I think there is a case to be made here that granular date sorting should be the default as it is what people expect when they have month/day in there but it would definitely change quite a lot of documents I think so we can't just change the defaults that easily

I think that the possible modification of existing documents is a false problem. I don't think a document author would care about a sorting scheme a) by year b) by citation order. This is a consequence of the granularity limits of existing sorting templates. If the .bib file contains the date field, I don't think anyone is going to complain that their document might change, quite the contrary....

matteofg avatar Aug 01 '23 07:08 matteofg

Well, the general principle is that we don't want to change existing documents to the extent that we can do that. Adding month/day would change the sort order of some documents since they next sorting template elements is usually something like name or title. It would potentially be annoying to users who had to redefine sorting templates to get the old behaviour back as I can imagine that auto-exported data contained month/day in cases where certain styles really only care about year. How about a new package option which enables more granular date sorting? That way, it's easy to enable/disable and we keep the default the way it is? @moewew - thoughts?

plk avatar Aug 01 '23 08:08 plk

The point about auto-exported data is a good one. Especially if people use the "ol' \clearfield{month} trick" (as opposed to sourcemapping - which may or may not be a bit tricky with dates, I admit), data that appears nowhere in the document output could influence sorting.

If we want to have more granular sorting in the core, new templates with d instead of y seem the most straightforward way. It would mean more code and schemes to maintain, but its not a lot more complicated than what we have at the moment. I know that users love options, but this package option sounds a bit ad-hoc if it were to just switch sort schemes "in the backgroud". Or would the idea be that it would essentially tell Biber to treat ...year in sorting templates as ...year-...month-...day (possibly down to time?).

moewew avatar Aug 01 '23 09:08 moewew

I would want to make the sorting determinable from the visible information in the sorting templates, not invisible in an option that biber used in the background as that just makes sorting less transparent and not determinable from readable templates.

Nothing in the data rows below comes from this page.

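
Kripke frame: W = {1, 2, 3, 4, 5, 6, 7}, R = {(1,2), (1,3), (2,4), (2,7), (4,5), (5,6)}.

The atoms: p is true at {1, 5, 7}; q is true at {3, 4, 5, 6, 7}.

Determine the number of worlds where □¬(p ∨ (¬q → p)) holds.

3

1: successors {2, 3}; ¬(p ∨ (¬q → p)) there: 2:T, 3:F. ✗
2: successors {4, 7}; ¬(p ∨ (¬q → p)) there: 4:F, 7:F. ✗
3: no successors, so □¬(p ∨ (¬q → p)) holds vacuously. ✓
4: successors {5}; ¬(p ∨ (¬q → p)) there: 5:F. ✗
5: successors {6}; ¬(p ∨ (¬q → p)) there: 6:F. ✗
6: no successors, so □¬(p ∨ (¬q → p)) holds vacuously. ✓
7: no successors, so □¬(p ∨ (¬q → p)) holds vacuously. ✓
Satisfying worlds: {3, 6, 7}.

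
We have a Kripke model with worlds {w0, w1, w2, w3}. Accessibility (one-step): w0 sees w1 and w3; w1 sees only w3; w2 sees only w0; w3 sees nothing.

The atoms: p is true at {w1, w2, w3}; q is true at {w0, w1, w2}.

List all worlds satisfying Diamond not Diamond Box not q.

w0: successors {w1, w3}; not Diamond Box not q there: w1:F, w3:T. ✓
w1: successors {w3}; not Diamond Box not q there: w3:T. ✓
w2: successors {w0}; not Diamond Box not q there: w0:F. ✗
w3: no successors, so Diamond not Diamond Box not q fails. ✗

{w0, w1}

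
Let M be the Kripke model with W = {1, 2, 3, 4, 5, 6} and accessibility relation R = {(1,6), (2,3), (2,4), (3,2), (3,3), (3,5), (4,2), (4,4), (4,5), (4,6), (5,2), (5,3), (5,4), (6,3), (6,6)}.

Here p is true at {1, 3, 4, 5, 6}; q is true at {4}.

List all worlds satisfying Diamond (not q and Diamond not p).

{2, 3, 4, 5, 6}

1: successors {6}; not q and Diamond not p there: 6:F. ✗
2: successors {3, 4}; not q and Diamond not p there: 3:T, 4:F. ✓
3: successors {2, 3, 5}; not q and Diamond not p there: 2:F, 3:T, 5:T. ✓
4: successors {2, 4, 5, 6}; not q and Diamond not p there: 2:F, 4:F, 5:T, 6:F. ✓
5: successors {2, 3, 4}; not q and Diamond not p there: 2:F, 3:T, 4:F. ✓
6: successors {3, 6}; not q and Diamond not p there: 3:T, 6:F. ✓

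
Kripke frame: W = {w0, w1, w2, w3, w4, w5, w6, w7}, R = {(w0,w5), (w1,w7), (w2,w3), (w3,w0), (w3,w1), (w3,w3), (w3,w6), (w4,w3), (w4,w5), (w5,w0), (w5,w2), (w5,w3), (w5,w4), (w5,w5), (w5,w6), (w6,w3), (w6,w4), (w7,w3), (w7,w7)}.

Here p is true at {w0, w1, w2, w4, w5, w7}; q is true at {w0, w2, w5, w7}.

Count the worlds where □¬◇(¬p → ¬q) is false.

w0: successors {w5}; ¬◇(¬p → ¬q) there: w5:F. ✗
w1: successors {w7}; ¬◇(¬p → ¬q) there: w7:F. ✗
w2: successors {w3}; ¬◇(¬p → ¬q) there: w3:F. ✗
w3: successors {w0, w1, w3, w6}; ¬◇(¬p → ¬q) there: w0:F, w1:F, w3:F, w6:F. ✗
w4: successors {w3, w5}; ¬◇(¬p → ¬q) there: w3:F, w5:F. ✗
w5: successors {w0, w2, w3, w4, w5, w6}; ¬◇(¬p → ¬q) there: w0:F, w2:F, w3:F, w4:F, w5:F, w6:F. ✗
w6: successors {w3, w4}; ¬◇(¬p → ¬q) there: w3:F, w4:F. ✗
w7: successors {w3, w7}; ¬◇(¬p → ¬q) there: w3:F, w7:F. ✗
Satisfying worlds: ∅.
So □¬◇(¬p → ¬q) fails at the other 8 worlds.

8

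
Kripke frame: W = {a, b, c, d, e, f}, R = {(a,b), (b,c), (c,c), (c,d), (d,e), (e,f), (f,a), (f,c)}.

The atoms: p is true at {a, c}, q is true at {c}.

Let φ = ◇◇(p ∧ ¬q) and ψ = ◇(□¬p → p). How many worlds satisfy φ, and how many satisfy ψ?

1 and 5

For ◇◇(p ∧ ¬q):
a: successors {b}; ◇(p ∧ ¬q) there: b:F. ✗
b: successors {c}; ◇(p ∧ ¬q) there: c:F. ✗
c: successors {c, d}; ◇(p ∧ ¬q) there: c:F, d:F. ✗
d: successors {e}; ◇(p ∧ ¬q) there: e:F. ✗
e: successors {f}; ◇(p ∧ ¬q) there: f:T. ✓
f: successors {a, c}; ◇(p ∧ ¬q) there: a:F, c:F. ✗
— 1 world.
For ◇(□¬p → p):
a: successors {b}; □¬p → p there: b:T. ✓
b: successors {c}; □¬p → p there: c:T. ✓
c: successors {c, d}; □¬p → p there: c:T, d:F. ✓
d: successors {e}; □¬p → p there: e:F. ✗
e: successors {f}; □¬p → p there: f:T. ✓
f: successors {a, c}; □¬p → p there: a:T, c:T. ✓
— 5 worlds.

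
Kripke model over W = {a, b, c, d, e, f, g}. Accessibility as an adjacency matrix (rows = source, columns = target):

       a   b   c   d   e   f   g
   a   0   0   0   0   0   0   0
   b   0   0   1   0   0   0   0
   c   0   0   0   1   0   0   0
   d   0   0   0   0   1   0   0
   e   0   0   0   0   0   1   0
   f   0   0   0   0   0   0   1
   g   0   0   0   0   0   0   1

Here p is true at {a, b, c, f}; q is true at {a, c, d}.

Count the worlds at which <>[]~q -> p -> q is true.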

I was thinking of just something like adding some post/prefix to granular templates and using them determined by a package option. However, you have opened a can of worms with time ... if we are going to do this properly, we might as well allow sorting all the way down an ISO8601 date. I can see that being useful for forensic bibliography lists ....

plk avatar Aug 01 '23 09:08 plk

My worry is that package options work well when they give you a choice of a small number of fixed ... well ... options, but not so great, when there is a large number of possibilities to choose from. I guess if we had something a boolean option called datesorting and code in the sorting template that would activate or deactivate according to that option that might work. It would allow us to have two defaults year-only or "full date" sort (where we would have to decide what "full date" means - see the time thingy). But if we want to have the option determine more (how granular the sorting becomes), things might get messy,

moewew avatar Aug 01 '23 09:08 moewew

I was thinking of an "all or nothing" option - it's either just year, or it's everything. I can't see any real use-case for anything in between.

plk avatar Aug 01 '23 09:08 plk